Caricature sulpicienne
Le caricaturiste Chaunu (“Ouest-France”) a inventé un nouveau style de caricature : la caricature “sulpicienne” ; il ne s’agit plus de brocarder, charger, critiquer, tourner en dérision… mais de rendre hommage. Ici aux bébés, victimes d’un déséquilibré errant dans un parc d’Annecy.
Marianne est représentée ici en pleurs, mais ça pourrait aussi bien être la Vierge Marie - preuve que la République, elle aussi, a ses culs-bénis.
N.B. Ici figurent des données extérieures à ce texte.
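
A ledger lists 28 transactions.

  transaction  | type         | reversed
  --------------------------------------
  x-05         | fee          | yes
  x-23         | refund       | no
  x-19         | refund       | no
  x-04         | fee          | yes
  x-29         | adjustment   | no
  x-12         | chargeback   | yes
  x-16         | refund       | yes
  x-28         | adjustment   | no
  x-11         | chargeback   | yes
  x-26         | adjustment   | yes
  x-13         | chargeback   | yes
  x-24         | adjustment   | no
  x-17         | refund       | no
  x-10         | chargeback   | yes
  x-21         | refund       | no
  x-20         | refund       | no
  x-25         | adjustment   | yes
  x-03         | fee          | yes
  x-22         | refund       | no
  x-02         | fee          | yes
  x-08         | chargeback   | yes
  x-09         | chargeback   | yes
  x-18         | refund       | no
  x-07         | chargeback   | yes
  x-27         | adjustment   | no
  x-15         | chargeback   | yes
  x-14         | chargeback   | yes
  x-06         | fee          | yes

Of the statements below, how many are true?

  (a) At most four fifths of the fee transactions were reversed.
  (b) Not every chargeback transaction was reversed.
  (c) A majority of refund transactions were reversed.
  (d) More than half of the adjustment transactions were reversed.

0

(a) fee: |A| = 5, |A ∩ B| = 5; needs |A ∩ B| / |A| ≤ 4/5 — false.
(b) chargeback: |A| = 9, |A ∩ B| = 9; needs A ⊄ B (|A ∖ B| ≥ 1) — false.
(c) refund: |A| = 8, |A ∩ B| = 1; needs |A ∩ B| > |A ∖ B| — false.
(d) adjustment: |A| = 6, |A ∩ B| = 2; needs |A ∩ B| > |A ∖ B| — false.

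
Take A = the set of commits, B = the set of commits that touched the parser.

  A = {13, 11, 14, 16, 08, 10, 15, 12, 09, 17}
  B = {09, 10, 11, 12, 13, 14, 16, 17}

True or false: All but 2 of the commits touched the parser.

'All but 2 of the commits touched the parser' holds iff |A ∖ B| = 2.
A (the restrictor) = {13, 11, 14, 16, 08, 10, 15, 12, 09, 17}, |A| = 10.
A ∖ B = {08, 15}, so |A ∖ B| = 2.
|A ∖ B| = 2, so the statement is true.

True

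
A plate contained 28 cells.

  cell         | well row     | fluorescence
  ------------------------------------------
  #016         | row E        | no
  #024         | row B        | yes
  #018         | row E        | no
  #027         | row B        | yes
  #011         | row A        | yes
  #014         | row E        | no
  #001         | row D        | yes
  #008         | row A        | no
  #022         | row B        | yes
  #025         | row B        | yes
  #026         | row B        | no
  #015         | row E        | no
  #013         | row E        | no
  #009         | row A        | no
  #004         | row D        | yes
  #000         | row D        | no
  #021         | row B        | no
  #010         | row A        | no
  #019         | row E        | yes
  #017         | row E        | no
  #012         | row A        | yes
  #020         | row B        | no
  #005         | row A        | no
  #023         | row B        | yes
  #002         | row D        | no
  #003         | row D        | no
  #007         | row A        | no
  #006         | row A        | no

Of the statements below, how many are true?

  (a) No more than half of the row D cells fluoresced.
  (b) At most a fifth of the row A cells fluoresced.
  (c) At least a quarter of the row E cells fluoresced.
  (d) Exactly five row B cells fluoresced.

2

(a) row D: |A| = 5, |A ∩ B| = 2; needs |A ∩ B| ≤ |A ∖ B| — true.
(b) row A: |A| = 8, |A ∩ B| = 2; needs |A ∩ B| / |A| ≤ 1/5 — false.
(c) row E: |A| = 7, |A ∩ B| = 1; needs |A ∩ B| / |A| ≥ 1/4 — false.
(d) row B: |A| = 8, |A ∩ B| = 5; needs |A ∩ B| = 5 — true.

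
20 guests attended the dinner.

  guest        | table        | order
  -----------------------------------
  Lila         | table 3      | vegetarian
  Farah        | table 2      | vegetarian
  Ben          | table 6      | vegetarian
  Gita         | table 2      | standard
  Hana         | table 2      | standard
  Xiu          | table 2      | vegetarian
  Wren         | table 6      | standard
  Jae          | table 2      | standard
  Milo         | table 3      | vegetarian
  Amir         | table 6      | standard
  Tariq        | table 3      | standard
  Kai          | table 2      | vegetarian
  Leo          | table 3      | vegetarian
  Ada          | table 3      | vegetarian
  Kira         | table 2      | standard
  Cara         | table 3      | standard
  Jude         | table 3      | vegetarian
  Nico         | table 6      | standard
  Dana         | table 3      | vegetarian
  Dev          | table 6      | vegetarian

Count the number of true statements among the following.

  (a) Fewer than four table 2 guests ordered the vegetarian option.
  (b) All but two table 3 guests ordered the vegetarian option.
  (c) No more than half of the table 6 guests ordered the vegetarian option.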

A vrai dire Chaunu n’est pas le seul représentant de cette école, puisque Plantu publie aussi régulièrement des hommages sur Twitter (aux soignants, aux flics victimes d’accidents de la route, à la résistance ukrainienne…).
Hommage au film “Fantasmagorie” d’E. Cohl par Frick.
Quand Annecy s’anime
Le fait divers dramatique survenu dernièrement à Annecy n’a pas eu pour effet d’ajourner le Festival du dessin-animé, qui s’y est tenu du 11 au 17 juin, l’un des plus prestigieux. Le comité d’organisation a jugé plus sage de ne pas annuler ces réjouissances.
Selon certains érudits, c’est un caricaturiste, Emile Cohl, émule d’André Gill, qui inventa le dessin-animé au début du XXe siècle ; d’autres, plus érudits encore, remontent à la Grèce antique, attribuant la paternité de cet art séquentiel au mathématicien Zénon d’Elée (490-430 av. J.-C.) qui, grâce à ce procédé, raconta comment Achille-aux-pieds-légers ne parvint jamais à rattraper une tortue anonyme partie un peu avant lui, démontrant ainsi à ses élèves médusés que le Temps n’était autre qu’une… illusion.
Et Aristote de répliquer (en substance) : - Le dessin-animé est seulement bon pour les gosses !
(Ci-dessous un petit exemple de dessin animé caustique de fabrication espagnole : “Loop”, récompensé aux “Goya” en 2023.)
Bouvard et Pécuchet rédigeant le Dictionnaire des idées reçues.
Vacances propices
« Ils rabâchaient ainsi les mêmes arguments, chacun méprisant l’opinion de l’autre, sans le convaincre de la sienne. »
“Bouvard & Pécuchet” (1881).
Les vacances qui s’en viennent ne sont-elles pas l’occasion de lectures plus consistantes que la bande dessinée ?
Plus consistant ne veut pas dire plus épais, mais plus concret, moins intellectuel. Après avoir lu « Bouvard & Pécuchet », le lecteur de G. Flaubert possèdera ainsi sa propre définition pragmatique de « la gauche » et « la droite » ; la droite, c’est Bouvard, et la gauche c’est Pécuchet—deux cons qui nous font plus rire que leurs émules, car Flaubert s’est démené pour que ces deux militants soient cocasses.
B. & P. ne sont, au départ, que de simples scribouillards (copistes professionnels) ; mais leur ambition, leur optimisme, incite plutôt à placer les deux compères au rang du journalisme, honni par Flaubert.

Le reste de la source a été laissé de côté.